In a 5-4 decision along party lines, the conservative-leaning court decided that unions can no longer charge fair share fees to those who choose not to join. Twenty-two states including California allow public-sector unions to collect fees from workers who opt out of membership in order to pay for the union’s collective bargaining.
Janus v. American Federation of State, County, and Municipal Employees overturns precedent from Abood v. Detroit Board of Education, a 1977 decision in which the court ruled that public unions could charge nonmember fees as long as they were solely used for bargaining and not political activities, since the court has long held that money constitutes speech.
Mark Janus, a child support specialist in Illinois, argued that unions’ actions are inherently political, and therefore paying fees violated his First Amendment right to free speech.
Public labor unions are legally bound to represent every employee in their units, and AFSCME argued fees such as Janus’ were created to avoid free riding. However, Justice Samuel Alito, who wrote the majority opinion of the court, said nonmembers like Janus do not benefit from the union’s activities since they may not agree with the union’s stances and actions.
The court deadlocked in a similar 2016 case, Friedrichs v. California Teachers Association, following the death of conservative Justice Antonin Scalia. His vacancy was filled by Justice Neil Gorsuch, who joined the court in April 2017. Gorsuch has cast the deciding vote in multiple cases this session.
Critics have said government unions will likely face a decrease in revenue, power and membership numbers.
[Related link: Union members protest Supreme Court case on nonunion fees]

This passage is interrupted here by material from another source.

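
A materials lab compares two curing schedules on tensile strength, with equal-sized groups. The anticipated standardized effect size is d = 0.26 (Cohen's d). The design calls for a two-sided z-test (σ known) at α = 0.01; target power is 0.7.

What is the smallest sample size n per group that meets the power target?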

Kathryn Lybarger, president of AFSCME Local 3299, the University of California’s largest employee union, said she thinks the decision will perpetuate labor abuses.
“The court’s ruling will normalize wage theft, income inequality, discrimination, and other labor abuses by effectively forcing the only private organizations that exist to correct these injustices to deliver their services for free,” she said.
AFSCME 3299 said in a statement that the ruling will reduce wages and hurt the economy since workers can no longer be required to pay for the cost of bargaining.